他昏睡的時間並不長,似乎早已習慣了緊湊的作息時間,等季清堰再次睜開雙眸。智慧環上的時間才過去了小半格。
季清堰微抿著唇,他沒有說話,只是在沉默之中思考著自己究竟需要怎麼做,即便席漸淞並不需要他做什麼,但他總是會想著多做一些什麼來減輕席漸淞身上的負擔。
或許時因為做的還不夠,又因為他的自以為是所以才弄糟了一切,季清堰的神色隱匿在昏暗的主臥裡,顯得有些寂寥。
季清堰坐起身來,肋骨宛如斷裂一般疼痛,但好歹清醒了不少。oda從臥室的小門滑動著滾輪來到了季清堰的身前。
oda的光幕上是一如既往的顏文字,託盤裡盛的卻是繃帶與藥膏一類的東西,季清堰微抿著唇,他的嗓子有些啞,像是壓抑著什麼,但很快就連那一抹外洩出的情緒都消失了。
ai戴上困惑的面具,注視著出神的季清堰,他沉默了片刻,起身的時候還是帶走了藥膏,他的肋骨很痛,季清堰去浴室洗了把臉,將襯衫解開,星能衝突所帶來的瘡疤安靜的蟄伏在他的身體中,沒有傷口,只有猙獰可怖的淤青。

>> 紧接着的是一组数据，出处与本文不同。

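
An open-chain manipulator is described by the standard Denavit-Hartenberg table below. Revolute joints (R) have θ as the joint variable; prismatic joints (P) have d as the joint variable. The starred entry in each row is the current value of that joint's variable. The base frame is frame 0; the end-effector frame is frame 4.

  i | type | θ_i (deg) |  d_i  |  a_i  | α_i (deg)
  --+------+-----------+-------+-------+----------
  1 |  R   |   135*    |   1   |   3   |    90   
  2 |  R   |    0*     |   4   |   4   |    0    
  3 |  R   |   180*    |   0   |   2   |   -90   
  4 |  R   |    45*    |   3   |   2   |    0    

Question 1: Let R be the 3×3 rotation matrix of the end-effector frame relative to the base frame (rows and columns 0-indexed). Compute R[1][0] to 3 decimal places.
End-effector x-axis (col 0 of R) = (0.0000,-1.0000,0.0000)
R[1][0] = -1.0000

-1.000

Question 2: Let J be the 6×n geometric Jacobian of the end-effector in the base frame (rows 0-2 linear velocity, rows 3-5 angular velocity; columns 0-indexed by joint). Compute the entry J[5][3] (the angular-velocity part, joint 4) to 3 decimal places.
axis z_3 = (0.0000,-0.0000,-1.0000); lever o_n−o_3 = (0.0000,-2.0000,-3.0000)
cross product → J_v[:, 3] = (-2.0000,-0.0000,-0.0000)
J_ω[:, 3] = z_3
entry J[5][3] = -1.0000

-1.000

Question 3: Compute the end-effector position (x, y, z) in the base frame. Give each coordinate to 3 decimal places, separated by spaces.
after link 1: o_1 = (-2.1213, 2.1213, 1.0000)
after link 2: o_2 = (-2.1213, 7.7782, 1.0000)
after link 3: o_3 = (-0.7071, 6.3640, 1.0000)
after link 4: o_4 = (-0.7071, 4.3640, -2.0000)

-0.707 4.364 -2.000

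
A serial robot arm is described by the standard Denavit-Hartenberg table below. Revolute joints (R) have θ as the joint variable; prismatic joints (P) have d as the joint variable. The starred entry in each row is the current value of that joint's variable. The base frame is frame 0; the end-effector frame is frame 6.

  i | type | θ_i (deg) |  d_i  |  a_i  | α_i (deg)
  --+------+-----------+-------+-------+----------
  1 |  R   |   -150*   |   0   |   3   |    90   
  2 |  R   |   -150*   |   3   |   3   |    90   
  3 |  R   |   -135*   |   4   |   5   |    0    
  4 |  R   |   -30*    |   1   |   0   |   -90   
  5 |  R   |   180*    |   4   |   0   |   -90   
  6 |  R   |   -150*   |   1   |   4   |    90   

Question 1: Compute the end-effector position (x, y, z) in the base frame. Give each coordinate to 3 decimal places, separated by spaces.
1.867 -7.268 6.360

after link 1: o_1 = (-2.5981, -1.5000, 0.0000)
after link 2: o_2 = (-1.8481, 2.3971, -1.5000)
after link 3: o_3 = (-0.9999, -1.1957, 3.7319)
after link 4: o_4 = (-0.5669, -0.9457, 4.5979)
after link 5: o_5 = (2.1414, -3.8435, 4.0803)
after link 6: o_6 = (1.8673, -7.2677, 6.3605)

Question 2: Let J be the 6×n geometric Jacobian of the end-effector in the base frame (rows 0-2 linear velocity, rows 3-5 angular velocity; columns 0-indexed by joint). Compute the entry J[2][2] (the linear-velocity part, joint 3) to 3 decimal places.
-5.114

axis z_2 = (0.4330,0.2500,0.8660); lever o_n−o_2 = (3.7154,-9.6648,7.8605)
cross product → J_v[:, 2] = (10.3351,-0.1861,-5.1138)
J_ω[:, 2] = z_2
entry J[2][2] = -5.1138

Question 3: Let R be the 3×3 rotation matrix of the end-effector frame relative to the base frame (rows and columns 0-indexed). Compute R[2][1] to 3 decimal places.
End-effector y-axis (col 1 of R) = (0.4330,0.2500,0.8660)
R[2][1] = 0.8660

0.866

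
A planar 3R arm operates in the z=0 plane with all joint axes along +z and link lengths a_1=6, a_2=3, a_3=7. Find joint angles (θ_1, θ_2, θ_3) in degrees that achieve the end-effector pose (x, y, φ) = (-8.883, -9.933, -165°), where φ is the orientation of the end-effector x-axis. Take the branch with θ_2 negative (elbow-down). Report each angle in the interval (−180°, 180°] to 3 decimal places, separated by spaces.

-90.001 -45.000 -29.999

wrist centre = target − a_3·(cos φ, sin φ) = (-2.1215, -8.1213)
cos θ_2 = (70.4558−6²−3²)/(2·6·3) = 0.7071; θ_2 = -45.0001° (elbow-down)
β = atan2(-8.1213,-2.1215) = -104.6402°; ψ = atan2(-2.1213,8.1213) = -14.6388°
θ_1 = β − ψ = -90.0014°
θ_3 = φ − θ_1 − θ_2 = -29.9986° (wrapped to (-180°,180°])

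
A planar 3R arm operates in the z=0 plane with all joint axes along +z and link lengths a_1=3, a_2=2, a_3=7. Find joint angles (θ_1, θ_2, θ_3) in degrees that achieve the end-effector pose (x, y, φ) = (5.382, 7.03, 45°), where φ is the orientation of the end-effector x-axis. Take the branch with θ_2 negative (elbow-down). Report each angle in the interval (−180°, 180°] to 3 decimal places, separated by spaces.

wrist centre = target − a_3·(cos φ, sin φ) = (0.4323, 2.0803)
cos θ_2 = (4.5143−3²−2²)/(2·3·2) = -0.7071; θ_2 = -135.0029° (elbow-down)
β = atan2(2.0803,0.4323) = 78.2616°; ψ = atan2(-1.4141,1.5857) = -41.7266°
θ_1 = β − ψ = 119.9882°
θ_3 = φ − θ_1 − θ_2 = 60.0146° (wrapped to (-180°,180°])

119.988 -135.003 60.015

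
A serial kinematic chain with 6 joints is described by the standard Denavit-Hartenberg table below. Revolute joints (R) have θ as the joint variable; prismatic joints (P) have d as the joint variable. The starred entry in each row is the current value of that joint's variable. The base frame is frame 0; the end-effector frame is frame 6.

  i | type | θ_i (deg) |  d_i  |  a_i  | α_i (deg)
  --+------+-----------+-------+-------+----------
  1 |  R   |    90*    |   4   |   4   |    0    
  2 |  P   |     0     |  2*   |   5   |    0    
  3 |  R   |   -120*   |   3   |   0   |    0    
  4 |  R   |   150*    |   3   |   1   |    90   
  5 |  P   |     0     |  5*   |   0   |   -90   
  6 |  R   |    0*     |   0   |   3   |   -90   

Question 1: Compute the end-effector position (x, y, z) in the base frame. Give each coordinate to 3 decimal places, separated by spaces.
after link 1: o_1 = (0.0000, 4.0000, 4.0000)
after link 2: o_2 = (0.0000, 9.0000, 6.0000)
after link 3: o_3 = (0.0000, 9.0000, 9.0000)
after link 4: o_4 = (-0.5000, 9.8660, 12.0000)
after link 5: o_5 = (3.8301, 12.3660, 12.0000)
after link 6: o_6 = (2.3301, 14.9641, 12.0000)

2.330 14.964 12.000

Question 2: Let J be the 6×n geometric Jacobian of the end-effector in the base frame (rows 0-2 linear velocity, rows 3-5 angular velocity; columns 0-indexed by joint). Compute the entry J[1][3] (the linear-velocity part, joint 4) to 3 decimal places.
axis z_3 = (0.0000,0.0000,1.0000); lever o_n−o_3 = (2.3301,5.9641,3.0000)
cross product → J_v[:, 3] = (-5.9641,2.3301,0.0000)
J_ω[:, 3] = z_3
entry J[1][3] = 2.3301

2.330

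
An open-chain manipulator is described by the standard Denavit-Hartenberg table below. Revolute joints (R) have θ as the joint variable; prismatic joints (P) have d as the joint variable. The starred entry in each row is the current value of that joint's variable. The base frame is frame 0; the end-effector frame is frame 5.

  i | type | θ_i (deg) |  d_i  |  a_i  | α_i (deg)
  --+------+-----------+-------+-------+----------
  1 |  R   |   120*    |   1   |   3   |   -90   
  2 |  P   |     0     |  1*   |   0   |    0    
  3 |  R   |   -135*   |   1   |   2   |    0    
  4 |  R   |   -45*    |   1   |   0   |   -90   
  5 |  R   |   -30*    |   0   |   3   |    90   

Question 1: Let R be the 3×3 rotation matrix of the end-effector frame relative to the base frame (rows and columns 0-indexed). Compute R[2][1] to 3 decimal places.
End-effector y-axis (col 1 of R) = (0.0000,0.0000,1.0000)
R[2][1] = 1.0000

1.000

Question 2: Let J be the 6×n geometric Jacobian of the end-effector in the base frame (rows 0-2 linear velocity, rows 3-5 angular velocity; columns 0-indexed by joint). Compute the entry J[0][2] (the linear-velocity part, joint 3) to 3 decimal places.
-0.707

axis z_2 = (-0.8660,-0.5000,0.0000); lever o_n−o_2 = (-1.0249,-5.2247,1.4142)
cross product → J_v[:, 2] = (-0.7071,1.2247,4.0123)
J_ω[:, 2] = z_2
entry J[0][2] = -0.7071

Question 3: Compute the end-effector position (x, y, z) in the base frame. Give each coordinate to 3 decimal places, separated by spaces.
after link 1: o_1 = (-1.5000, 2.5981, 1.0000)
after link 2: o_2 = (-2.3660, 2.0981, 1.0000)
after link 3: o_3 = (-2.5249, 0.3733, 2.4142)
after link 4: o_4 = (-3.3910, -0.1267, 2.4142)
after link 5: o_5 = (-3.3910, -3.1267, 2.4142)

-3.391 -3.127 2.414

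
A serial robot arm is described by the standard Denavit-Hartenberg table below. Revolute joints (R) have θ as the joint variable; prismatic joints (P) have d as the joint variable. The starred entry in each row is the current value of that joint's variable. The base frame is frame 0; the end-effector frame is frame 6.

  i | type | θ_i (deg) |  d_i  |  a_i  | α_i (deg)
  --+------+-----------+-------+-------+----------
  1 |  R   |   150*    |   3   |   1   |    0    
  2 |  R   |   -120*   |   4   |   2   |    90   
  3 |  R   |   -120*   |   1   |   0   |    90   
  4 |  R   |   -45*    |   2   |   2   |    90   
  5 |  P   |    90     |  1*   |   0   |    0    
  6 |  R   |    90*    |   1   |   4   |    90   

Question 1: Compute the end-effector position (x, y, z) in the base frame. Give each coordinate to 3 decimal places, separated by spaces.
1.091 0.475 10.449

after link 1: o_1 = (-0.8660, 0.5000, 3.0000)
after link 2: o_2 = (0.8660, 1.5000, 7.0000)
after link 3: o_3 = (1.3660, 0.6340, 7.0000)
after link 4: o_4 = (-1.4535, 0.6391, 6.7753)
after link 5: o_5 = (-1.5008, 1.4283, 7.3876)
after link 6: o_6 = (1.0908, 0.4751, 10.4495)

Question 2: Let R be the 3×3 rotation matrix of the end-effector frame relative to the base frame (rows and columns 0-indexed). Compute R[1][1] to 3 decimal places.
End-effector y-axis (col 1 of R) = (-0.0474,0.7891,0.6124)
R[1][1] = 0.7891

0.789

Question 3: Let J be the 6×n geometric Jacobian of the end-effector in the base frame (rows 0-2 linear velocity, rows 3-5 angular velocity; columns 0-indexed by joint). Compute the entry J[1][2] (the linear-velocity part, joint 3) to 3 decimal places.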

季清堰注視著鏡子中的自己,伸手將淤青揉開了,他沒有在這件事上花費太多的時間,收拾妥當之後便抬腿向客廳走去,oda卻制止了他的行動,想要將季清堰引至廚房中。
「怎麼了?」季清堰蹲下身,有些困惑的問道,他的目光不知為何帶著些許落寞:「我不餓,你先回去休息吧。」
「我需要照顧您。」oda的機械音依舊有些冰涼,但卻有著藏不住的關切。
「謝謝,不過現在就不用啦,」季清堰抿唇笑道,他伸出自己的手輕柔地撫摸著oda的機體,聲音溫柔:「好了,我現在要去工作了。」
季清堰起身去往客廳,他將光幕開啟,著手處理鄭鈞怡發來的情報,來源的資訊並不牢靠,但他將事情全都串聯起來的時候,神色一凜,飛快的將席漸淞給他的金鑰調了出來。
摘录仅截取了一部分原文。